Poem of the Week | November 01, 2011

This week we’re proud to feature “The Perfect Gift,” a previously unpublished poem by James Thomas Miller. Miller is from Indianola, Mississippi. His work has appeared in Ploughshares, Blackbird and various other journals. He received his MFA from SIU-Carbondale and is almost done with his PhD in Creative Writing at Georgia State University.

Author’s Note:

“The Perfect Gift” is kind of bastardized epithalamium. A woman I used to date and was still in love with called and told me she was getting married to her new boyfriend, so I asked what I could get her for her wedding present. She asked for a poem.

The Perfect Gift

for Elizabeth

 

What do you buy for those cypress-still afternoons

when her neck chromes with sweat and she nurses

a plastic cup of scotch as “I’ll Come Running”

melts across the honey-thick light of her porch

like a tongueful of wet vicodin? Gift certificates?

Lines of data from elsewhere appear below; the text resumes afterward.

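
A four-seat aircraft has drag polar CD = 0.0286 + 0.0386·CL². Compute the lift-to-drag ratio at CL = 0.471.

L/D = 12.7

CD = 0.0286 + 0.0386 × 0.471² = 0.03716
L/D = CL/CD = 0.471 / 0.03716 = 12.7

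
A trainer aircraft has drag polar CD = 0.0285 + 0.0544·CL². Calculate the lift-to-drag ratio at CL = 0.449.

L/D = 11.4

CD = 0.0285 + 0.0544 × 0.449² = 0.03947
L/D = CL/CD = 0.449 / 0.03947 = 11.4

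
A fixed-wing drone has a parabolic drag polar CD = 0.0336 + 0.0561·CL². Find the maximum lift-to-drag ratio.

(L/D)max = 11.5

For CD = CD0 + K·CL², (L/D)max occurs at CL* = √(CD0/K) and equals 1/(2√(K·CD0)).
(L/D)max = 1/(2√(0.0561 × 0.0336)) = 1/(2 × 0.04342) = 11.5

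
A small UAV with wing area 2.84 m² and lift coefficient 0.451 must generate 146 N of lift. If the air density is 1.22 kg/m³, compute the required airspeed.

v = 13.7 m/s

L = ½ρv²S·CL ⇒ v = √(2L/(ρ·S·CL))
v = √(2 × 146 / (1.22 × 2.84 × 0.451)) = √186.9 = 13.7 m/s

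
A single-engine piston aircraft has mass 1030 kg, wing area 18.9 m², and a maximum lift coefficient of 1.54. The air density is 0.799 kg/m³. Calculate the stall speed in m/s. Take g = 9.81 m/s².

V_stall = 29.5 m/s

At stall, lift equals weight: L = W = m·g = 1030 × 9.81 = 10100 N.
From L = ½ρV²S·CL,max = W: V_stall = √(2W/(ρSCL,max)) = √(2·10100/(0.799·18.9·1.54))
V_stall = √869 = 29.5 m/s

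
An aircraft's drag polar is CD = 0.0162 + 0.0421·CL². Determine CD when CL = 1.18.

CD = 0.0748

CD = 0.0162 + 0.0421 × 1.18² = 0.0162 + 0.05862 = 0.0748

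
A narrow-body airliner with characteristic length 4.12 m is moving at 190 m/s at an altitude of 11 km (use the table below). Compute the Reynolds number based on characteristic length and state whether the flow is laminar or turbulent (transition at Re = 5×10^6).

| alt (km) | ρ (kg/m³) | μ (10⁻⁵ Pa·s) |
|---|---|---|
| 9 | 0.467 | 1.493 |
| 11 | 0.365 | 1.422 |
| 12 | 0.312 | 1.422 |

Re = 2.01×10^7 (turbulent)

At 11 km, from the table: ρ = 0.365 kg/m³, μ = 1.422×10⁻⁵ Pa·s.
Re = ρ·v·c/μ = 0.365 × 190 × 4.12 / (1.422×10⁻⁵) = 2.01×10^7
Since 2.01×10^7 > 5×10^6, the flow is turbulent.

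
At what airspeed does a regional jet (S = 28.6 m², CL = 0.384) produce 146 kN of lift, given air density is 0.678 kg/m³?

v = 198 m/s

L = ½ρv²S·CL ⇒ v = √(2L/(ρ·S·CL))
v = √(2 × 1.46×10^5 / (0.678 × 28.6 × 0.384)) = √39220 = 198 m/s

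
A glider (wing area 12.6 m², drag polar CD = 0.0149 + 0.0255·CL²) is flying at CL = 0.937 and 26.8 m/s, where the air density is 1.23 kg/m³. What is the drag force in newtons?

D = 208 N

CD = 0.0149 + 0.0255 × 0.937² = 0.03729
D = ½ρv²S·CD = ½ × 1.23 × 26.8² × 12.6 × 0.03729 = 208 N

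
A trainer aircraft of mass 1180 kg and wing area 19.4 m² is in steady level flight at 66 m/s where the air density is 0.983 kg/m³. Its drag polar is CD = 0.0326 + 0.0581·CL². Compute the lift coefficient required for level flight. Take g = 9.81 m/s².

In steady level flight, lift balances weight: W = mg = 1180 × 9.81 = 11576 N.
Dynamic pressure q = 0.5 × 0.983 × 66² = 2141 Pa.
CL = W/(q·S) = 11576 / (2141 × 19.4) = 0.2787.

CL = 0.279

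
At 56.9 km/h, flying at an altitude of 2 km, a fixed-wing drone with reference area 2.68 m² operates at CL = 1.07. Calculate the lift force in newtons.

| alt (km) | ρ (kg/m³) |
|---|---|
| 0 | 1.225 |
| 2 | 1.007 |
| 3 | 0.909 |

At 2 km, from the table: ρ = 1.007 kg/m³.
Convert speed: v = 56.9 km/h ÷ 3.6 = 15.81 m/s.
Dynamic pressure q = ½ρv² = ½ × 1.007 × 15.81² = 125.8 Pa.
L = q·S·CL = 125.8 × 2.68 × 1.07 = 361 N

L = 361 N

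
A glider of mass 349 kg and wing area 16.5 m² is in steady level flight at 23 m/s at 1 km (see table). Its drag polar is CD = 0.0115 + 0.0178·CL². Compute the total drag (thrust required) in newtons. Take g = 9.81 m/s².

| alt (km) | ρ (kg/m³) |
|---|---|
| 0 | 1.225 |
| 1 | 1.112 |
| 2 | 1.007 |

D = 98.8 N

At 1 km, from the table: ρ = 1.112 kg/m³.
Weight W = mg = 349 × 9.81 = 3423.7 N; in level flight L = W.
Dynamic pressure q = 0.5 × 1.112 × 23² = 294.1 Pa.
Required CL = L/(qS) = 3423.7/(294.1·16.5) = 0.7055.
CD = 0.0115 + 0.0178 × 0.7055² = 0.02036.
D = q·S·CD = 294.1 × 16.5 × 0.02036 = 98.8 N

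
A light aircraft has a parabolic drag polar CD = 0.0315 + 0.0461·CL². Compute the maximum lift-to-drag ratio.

For CD = CD0 + K·CL², (L/D)max occurs at CL* = √(CD0/K) and equals 1/(2√(K·CD0)).
(L/D)max = 1/(2√(0.0461 × 0.0315)) = 1/(2 × 0.03811) = 13.1

(L/D)max = 13.1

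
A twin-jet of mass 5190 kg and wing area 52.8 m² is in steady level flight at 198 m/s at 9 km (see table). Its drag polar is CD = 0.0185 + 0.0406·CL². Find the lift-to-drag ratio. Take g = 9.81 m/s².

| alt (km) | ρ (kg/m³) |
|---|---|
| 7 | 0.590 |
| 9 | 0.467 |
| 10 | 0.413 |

At 9 km, from the table: ρ = 0.467 kg/m³.
Level flight ⇒ L = W = m·g = 5190 × 9.81 = 50914 N.
q = ½ρv² = ½ × 0.467 × 198² = 9154 Pa.
Required CL = L/(qS) = 50914/(9154·52.8) = 0.1053.
CD = 0.0185 + 0.0406 × 0.1053² = 0.01895.
L/D = CL/CD = 0.1053 / 0.01895 = 5.56

L/D = 5.56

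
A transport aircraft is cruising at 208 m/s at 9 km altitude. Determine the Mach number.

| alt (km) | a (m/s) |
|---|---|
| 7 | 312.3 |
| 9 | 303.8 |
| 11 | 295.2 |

M = 0.685

At 9 km, from the table: a = 303.8 m/s.
M = v/a = 208 / 303.8 = 0.685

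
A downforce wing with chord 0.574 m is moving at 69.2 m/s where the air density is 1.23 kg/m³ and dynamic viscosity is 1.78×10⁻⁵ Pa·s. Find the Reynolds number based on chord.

Re = 2.74×10^6

Re = ρ·v·c/μ = 1.23 × 69.2 × 0.574 / (1.78×10⁻⁵) = 2.74×10^6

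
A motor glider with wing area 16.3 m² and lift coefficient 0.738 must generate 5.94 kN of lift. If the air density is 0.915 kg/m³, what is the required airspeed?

L = ½ρv²S·CL ⇒ v = √(2L/(ρ·S·CL))
v = √(2 × 5940 / (0.915 × 16.3 × 0.738)) = √1079 = 32.9 m/s

v = 32.9 m/s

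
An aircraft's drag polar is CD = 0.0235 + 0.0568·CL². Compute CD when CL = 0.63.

CD = 0.0235 + 0.0568 × 0.63² = 0.0235 + 0.02254 = 0.046

CD = 0.046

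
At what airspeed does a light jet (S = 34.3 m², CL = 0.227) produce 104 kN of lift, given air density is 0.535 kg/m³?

v = 223 m/s

L = ½ρv²S·CL ⇒ v = √(2L/(ρ·S·CL))
v = √(2 × 1.04×10^5 / (0.535 × 34.3 × 0.227)) = √49930 = 223 m/s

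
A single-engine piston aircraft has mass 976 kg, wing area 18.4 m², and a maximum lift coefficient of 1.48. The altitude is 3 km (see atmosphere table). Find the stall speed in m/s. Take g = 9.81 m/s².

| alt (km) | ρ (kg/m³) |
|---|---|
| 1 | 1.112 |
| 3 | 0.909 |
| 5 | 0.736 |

V_stall = 27.8 m/s

At 3 km, from the table: ρ = 0.909 kg/m³.
Weight W = mg = 976 × 9.81 = 9575 N.
From L = ½ρV²S·CL,max = W: V_stall = √(2W/(ρSCL,max)) = √(2·9575/(0.909·18.4·1.48))
V_stall = √773.6 = 27.8 m/s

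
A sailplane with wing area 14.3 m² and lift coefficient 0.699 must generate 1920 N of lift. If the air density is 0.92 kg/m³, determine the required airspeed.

L = ½ρv²S·CL ⇒ v = √(2L/(ρ·S·CL))
v = √(2 × 1920 / (0.92 × 14.3 × 0.699)) = √417.6 = 20.4 m/s

v = 20.4 m/s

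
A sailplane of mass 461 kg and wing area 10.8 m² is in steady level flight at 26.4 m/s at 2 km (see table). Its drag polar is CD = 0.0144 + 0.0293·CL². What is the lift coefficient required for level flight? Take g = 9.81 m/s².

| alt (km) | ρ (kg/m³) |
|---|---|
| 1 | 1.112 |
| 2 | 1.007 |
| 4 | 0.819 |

CL = 1.19

At 2 km, from the table: ρ = 1.007 kg/m³.
Level flight ⇒ L = W = m·g = 461 × 9.81 = 4522.4 N.
Dynamic pressure q = 0.5 × 1.007 × 26.4² = 350.9 Pa.
CL = W/(q·S) = 4522.4 / (350.9 × 10.8) = 1.193.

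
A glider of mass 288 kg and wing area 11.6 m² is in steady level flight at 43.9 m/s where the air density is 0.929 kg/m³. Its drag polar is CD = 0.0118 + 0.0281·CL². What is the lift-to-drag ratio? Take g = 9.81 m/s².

L/D = 19.6

Weight W = mg = 288 × 9.81 = 2825.3 N; in level flight L = W.
Dynamic pressure q = 0.5 × 0.929 × 43.9² = 895.2 Pa.
CL = 2W/(ρv²S) = 2×2825.3/(0.929×43.9²×11.6) = 0.2721.
CD = 0.0118 + 0.0281 × 0.2721² = 0.01388.
L/D = CL/CD = 0.2721 / 0.01388 = 19.6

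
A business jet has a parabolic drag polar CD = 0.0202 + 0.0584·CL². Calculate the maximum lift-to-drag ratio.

For CD = CD0 + K·CL², (L/D)max occurs at CL* = √(CD0/K) and equals 1/(2√(K·CD0)).
(L/D)max = 1/(2√(0.0584 × 0.0202)) = 1/(2 × 0.03435) = 14.6

(L/D)max = 14.6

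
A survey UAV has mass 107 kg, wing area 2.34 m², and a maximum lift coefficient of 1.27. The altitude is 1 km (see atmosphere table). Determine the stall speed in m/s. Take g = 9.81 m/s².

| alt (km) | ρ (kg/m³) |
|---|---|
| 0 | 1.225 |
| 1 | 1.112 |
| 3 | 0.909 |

V_stall = 25.2 m/s

At 1 km, from the table: ρ = 1.112 kg/m³.
Weight W = mg = 107 × 9.81 = 1050 N.
From L = ½ρV²S·CL,max = W: V_stall = √(2W/(ρSCL,max)) = √(2·1050/(1.112·2.34·1.27))
V_stall = √635.3 = 25.2 m/s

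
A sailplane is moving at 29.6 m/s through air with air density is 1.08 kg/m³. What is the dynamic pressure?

q = 473 Pa

q = ½ρv² = ½ × 1.08 × 29.6² = 473 Pa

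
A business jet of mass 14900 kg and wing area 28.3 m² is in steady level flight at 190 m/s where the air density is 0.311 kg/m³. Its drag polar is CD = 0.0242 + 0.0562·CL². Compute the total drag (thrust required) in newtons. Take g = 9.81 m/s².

Weight W = mg = 14900 × 9.81 = 1.4617×10^5 N; in level flight L = W.
Dynamic pressure q = 0.5 × 0.311 × 190² = 5614 Pa.
CL = 2W/(ρv²S) = 2×1.4617×10^5/(0.311×190²×28.3) = 0.9201.
CD = 0.0242 + 0.0562 × 0.9201² = 0.07178.
D = q·S·CD = 5614 × 28.3 × 0.07178 = 11400 N

D = 11400 N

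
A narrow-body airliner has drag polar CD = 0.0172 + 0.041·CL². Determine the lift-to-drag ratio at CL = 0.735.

CD = 0.0172 + 0.041 × 0.735² = 0.03935
L/D = CL/CD = 0.735 / 0.03935 = 18.7

L/D = 18.7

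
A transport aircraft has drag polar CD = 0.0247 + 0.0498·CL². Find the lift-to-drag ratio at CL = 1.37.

CD = 0.0247 + 0.0498 × 1.37² = 0.1182
L/D = CL/CD = 1.37 / 0.1182 = 11.6

L/D = 11.6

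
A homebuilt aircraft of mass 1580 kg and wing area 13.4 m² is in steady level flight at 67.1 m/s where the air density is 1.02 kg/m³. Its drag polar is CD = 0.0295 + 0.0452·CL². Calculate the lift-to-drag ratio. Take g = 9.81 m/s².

L/D = 12.3

Weight W = mg = 1580 × 9.81 = 15500 N; in level flight L = W.
q = ½ρv² = ½ × 1.02 × 67.1² = 2296 Pa.
Required CL = L/(qS) = 15500/(2296·13.4) = 0.5037.
CD = 0.0295 + 0.0452 × 0.5037² = 0.04097.
L/D = CL/CD = 0.5037 / 0.04097 = 12.3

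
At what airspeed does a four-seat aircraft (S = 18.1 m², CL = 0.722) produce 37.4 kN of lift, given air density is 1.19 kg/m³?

v = 69.4 m/s

L = ½ρv²S·CL ⇒ v = √(2L/(ρ·S·CL))
v = √(2 × 37400 / (1.19 × 18.1 × 0.722)) = √4810 = 69.4 m/s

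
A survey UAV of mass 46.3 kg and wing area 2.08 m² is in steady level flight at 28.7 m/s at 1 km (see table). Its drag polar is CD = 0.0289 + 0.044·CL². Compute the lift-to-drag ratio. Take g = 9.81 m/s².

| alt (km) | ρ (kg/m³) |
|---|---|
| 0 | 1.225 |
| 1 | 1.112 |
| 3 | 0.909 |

At 1 km, from the table: ρ = 1.112 kg/m³.
In steady level flight, lift balances weight: W = mg = 46.3 × 9.81 = 454.2 N.
Dynamic pressure q = 0.5 × 1.112 × 28.7² = 458 Pa.
CL = 2W/(ρv²S) = 2×454.2/(1.112×28.7²×2.08) = 0.4768.
CD = 0.0289 + 0.044 × 0.4768² = 0.0389.
L/D = CL/CD = 0.4768 / 0.0389 = 12.3

L/D = 12.3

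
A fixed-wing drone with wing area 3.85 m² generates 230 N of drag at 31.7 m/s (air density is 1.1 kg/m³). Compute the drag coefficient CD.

CD = 0.108

From D = ½ρv²S·CD, rearranging gives CD = 2D/(ρv²S).
CD = 2 × 230 / (1.1 × 31.7² × 3.85) = 0.108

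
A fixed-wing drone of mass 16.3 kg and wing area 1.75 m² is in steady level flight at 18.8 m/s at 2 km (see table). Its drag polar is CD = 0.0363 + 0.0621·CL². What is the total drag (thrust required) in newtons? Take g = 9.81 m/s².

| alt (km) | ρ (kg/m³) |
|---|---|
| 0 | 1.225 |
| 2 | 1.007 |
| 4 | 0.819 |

D = 16.4 N

At 2 km, from the table: ρ = 1.007 kg/m³.
Level flight ⇒ L = W = m·g = 16.3 × 9.81 = 159.9 N.
Dynamic pressure q = 0.5 × 1.007 × 18.8² = 178 Pa.
CL = W/(q·S) = 159.9 / (178 × 1.75) = 0.5135.
CD = 0.0363 + 0.0621 × 0.5135² = 0.05267.
D = q·S·CD = 178 × 1.75 × 0.05267 = 16.4 N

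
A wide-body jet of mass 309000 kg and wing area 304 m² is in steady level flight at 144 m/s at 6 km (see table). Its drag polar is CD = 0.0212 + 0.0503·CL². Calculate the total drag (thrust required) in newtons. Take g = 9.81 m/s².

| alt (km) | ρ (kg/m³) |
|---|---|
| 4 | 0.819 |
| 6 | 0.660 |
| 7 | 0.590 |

At 6 km, from the table: ρ = 0.660 kg/m³.
In steady level flight, lift balances weight: W = mg = 309000 × 9.81 = 3.0313×10^6 N.
q = ½ρv² = ½ × 0.66 × 144² = 6843 Pa.
CL = W/(q·S) = 3.0313×10^6 / (6843 × 304) = 1.457.
CD = 0.0212 + 0.0503 × 1.457² = 0.128.
D = q·S·CD = 6843 × 304 × 0.128 = 2.663×10^5 N

D = 2.66×10^5 N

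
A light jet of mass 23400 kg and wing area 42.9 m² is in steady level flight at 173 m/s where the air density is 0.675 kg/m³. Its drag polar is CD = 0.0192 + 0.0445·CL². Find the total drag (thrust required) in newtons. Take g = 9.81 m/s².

Weight W = mg = 23400 × 9.81 = 2.2955×10^5 N; in level flight L = W.
Dynamic pressure q = 0.5 × 0.675 × 173² = 10100 Pa.
CL = 2W/(ρv²S) = 2×2.2955×10^5/(0.675×173²×42.9) = 0.5297.
CD = 0.0192 + 0.0445 × 0.5297² = 0.03169.
D = q·S·CD = 10100 × 42.9 × 0.03169 = 13730 N

D = 13700 N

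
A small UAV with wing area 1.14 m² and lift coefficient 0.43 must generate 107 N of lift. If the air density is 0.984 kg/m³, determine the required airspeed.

v = 21.1 m/s

L = ½ρv²S·CL ⇒ v = √(2L/(ρ·S·CL))
v = √(2 × 107 / (0.984 × 1.14 × 0.43)) = √443.7 = 21.1 m/s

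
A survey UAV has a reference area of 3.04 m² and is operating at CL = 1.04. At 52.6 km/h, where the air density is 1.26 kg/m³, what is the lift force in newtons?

L = 425 N

Convert speed: v = 52.6 km/h ÷ 3.6 = 14.61 m/s.
Dynamic pressure q = ½ρv² = ½ × 1.26 × 14.61² = 134.5 Pa.
L = q·S·CL = 134.5 × 3.04 × 1.04 = 425 N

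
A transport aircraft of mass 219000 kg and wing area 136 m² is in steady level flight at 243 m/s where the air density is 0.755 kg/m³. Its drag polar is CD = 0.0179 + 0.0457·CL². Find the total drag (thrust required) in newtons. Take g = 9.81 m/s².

D = 1.24×10^5 N

Weight W = mg = 219000 × 9.81 = 2.1484×10^6 N; in level flight L = W.
q = ½ρv² = ½ × 0.755 × 243² = 22290 Pa.
CL = W/(q·S) = 2.1484×10^6 / (22290 × 136) = 0.7087.
CD = 0.0179 + 0.0457 × 0.7087² = 0.04085.
D = q·S·CD = 22290 × 136 × 0.04085 = 1.238×10^5 N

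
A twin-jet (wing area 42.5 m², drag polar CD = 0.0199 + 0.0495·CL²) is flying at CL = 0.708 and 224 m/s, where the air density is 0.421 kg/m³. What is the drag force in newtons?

D = 20100 N

CD = 0.0199 + 0.0495 × 0.708² = 0.04471
D = ½ρv²S·CD = ½ × 0.421 × 224² × 42.5 × 0.04471 = 20100 N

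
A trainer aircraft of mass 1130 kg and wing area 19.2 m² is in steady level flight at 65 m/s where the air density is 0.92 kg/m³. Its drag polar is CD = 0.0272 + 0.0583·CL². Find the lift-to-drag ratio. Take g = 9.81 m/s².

L/D = 9.18

Level flight ⇒ L = W = m·g = 1130 × 9.81 = 11085 N.
q = ½ρv² = ½ × 0.92 × 65² = 1944 Pa.
CL = 2W/(ρv²S) = 2×11085/(0.92×65²×19.2) = 0.2971.
CD = 0.0272 + 0.0583 × 0.2971² = 0.03235.
L/D = CL/CD = 0.2971 / 0.03235 = 9.18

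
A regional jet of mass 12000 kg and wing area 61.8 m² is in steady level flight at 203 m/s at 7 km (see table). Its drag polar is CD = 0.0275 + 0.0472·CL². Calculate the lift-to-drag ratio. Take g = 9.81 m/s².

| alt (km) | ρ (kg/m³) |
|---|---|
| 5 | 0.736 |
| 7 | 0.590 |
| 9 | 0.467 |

L/D = 5.47

At 7 km, from the table: ρ = 0.590 kg/m³.
Weight W = mg = 12000 × 9.81 = 1.1772×10^5 N; in level flight L = W.
q = ½ρv² = ½ × 0.59 × 203² = 12160 Pa.
Required CL = L/(qS) = 1.1772×10^5/(12160·61.8) = 0.1567.
CD = 0.0275 + 0.0472 × 0.1567² = 0.02866.
L/D = CL/CD = 0.1567 / 0.02866 = 5.47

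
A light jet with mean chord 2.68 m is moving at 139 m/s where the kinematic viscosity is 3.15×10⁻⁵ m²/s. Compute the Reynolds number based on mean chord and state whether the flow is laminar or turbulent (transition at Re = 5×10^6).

Re = v·c/ν = 139 × 2.68 / (3.15×10⁻⁵) = 1.18×10^7
Since 1.18×10^7 > 5×10^6, the flow is turbulent.

Re = 1.18×10^7 (turbulent)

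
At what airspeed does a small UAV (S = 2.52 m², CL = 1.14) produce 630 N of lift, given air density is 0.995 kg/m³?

L = ½ρv²S·CL ⇒ v = √(2L/(ρ·S·CL))
v = √(2 × 630 / (0.995 × 2.52 × 1.14)) = √440.8 = 21 m/s

v = 21 m/s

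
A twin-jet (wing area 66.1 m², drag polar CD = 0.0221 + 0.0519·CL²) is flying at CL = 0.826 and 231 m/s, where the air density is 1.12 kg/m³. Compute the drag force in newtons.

D = 1.14×10^5 N

CD = 0.0221 + 0.0519 × 0.826² = 0.05751
D = ½ρv²S·CD = ½ × 1.12 × 231² × 66.1 × 0.05751 = 1.14×10^5 N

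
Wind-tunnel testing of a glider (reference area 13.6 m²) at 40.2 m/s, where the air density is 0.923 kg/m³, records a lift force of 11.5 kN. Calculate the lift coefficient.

From L = ½ρv²S·CL, rearranging gives CL = 2L/(ρv²S).
CL = 2 × 11500 / (0.923 × 40.2² × 13.6) = 1.13

CL = 1.13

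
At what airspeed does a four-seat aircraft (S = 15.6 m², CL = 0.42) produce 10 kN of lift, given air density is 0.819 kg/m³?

v = 61.1 m/s

L = ½ρv²S·CL ⇒ v = √(2L/(ρ·S·CL))
v = √(2 × 10000 / (0.819 × 15.6 × 0.42)) = √3727 = 61.1 m/s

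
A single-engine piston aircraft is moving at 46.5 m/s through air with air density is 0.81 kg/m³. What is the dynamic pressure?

q = ½ρv² = ½ × 0.81 × 46.5² = 876 Pa

q = 876 Pa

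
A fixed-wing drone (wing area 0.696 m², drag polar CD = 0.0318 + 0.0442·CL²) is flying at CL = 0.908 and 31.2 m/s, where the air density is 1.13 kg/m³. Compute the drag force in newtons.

D = 26.1 N

CD = 0.0318 + 0.0442 × 0.908² = 0.06824
D = ½ρv²S·CD = ½ × 1.13 × 31.2² × 0.696 × 0.06824 = 26.1 N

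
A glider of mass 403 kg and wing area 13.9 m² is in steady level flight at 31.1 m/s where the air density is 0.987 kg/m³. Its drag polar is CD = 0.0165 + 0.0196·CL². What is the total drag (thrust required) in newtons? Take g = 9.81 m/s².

D = 156 N

Weight W = mg = 403 × 9.81 = 3953.4 N; in level flight L = W.
q = ½ρv² = ½ × 0.987 × 31.1² = 477.3 Pa.
CL = 2W/(ρv²S) = 2×3953.4/(0.987×31.1²×13.9) = 0.5959.
CD = 0.0165 + 0.0196 × 0.5959² = 0.02346.
D = q·S·CD = 477.3 × 13.9 × 0.02346 = 155.6 N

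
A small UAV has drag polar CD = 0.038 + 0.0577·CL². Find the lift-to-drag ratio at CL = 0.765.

CD = 0.038 + 0.0577 × 0.765² = 0.07177
L/D = CL/CD = 0.765 / 0.07177 = 10.7

L/D = 10.7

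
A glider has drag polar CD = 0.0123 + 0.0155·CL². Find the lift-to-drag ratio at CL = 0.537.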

A silver chafing dish inscribed Don’t Forget That

Squirrel-hearted Boy You Kissed in the Delta?

Where can I find 300-count sheets that smell

like Club Ebony closing— catfish grease, plywood,

spilt 7 & 7? Can they be woven from that gin lint

caught on the police station’s razor-curl of concertina?

Who’ll engrave her bare hips in pearl or tell me

not to slow down as I pass an amber-haired girl

jogging along Indian Bayou and check for a ruby-peck

of mole above her lips as she turns and says

Stunned lover, who’s ever sure what I wanted?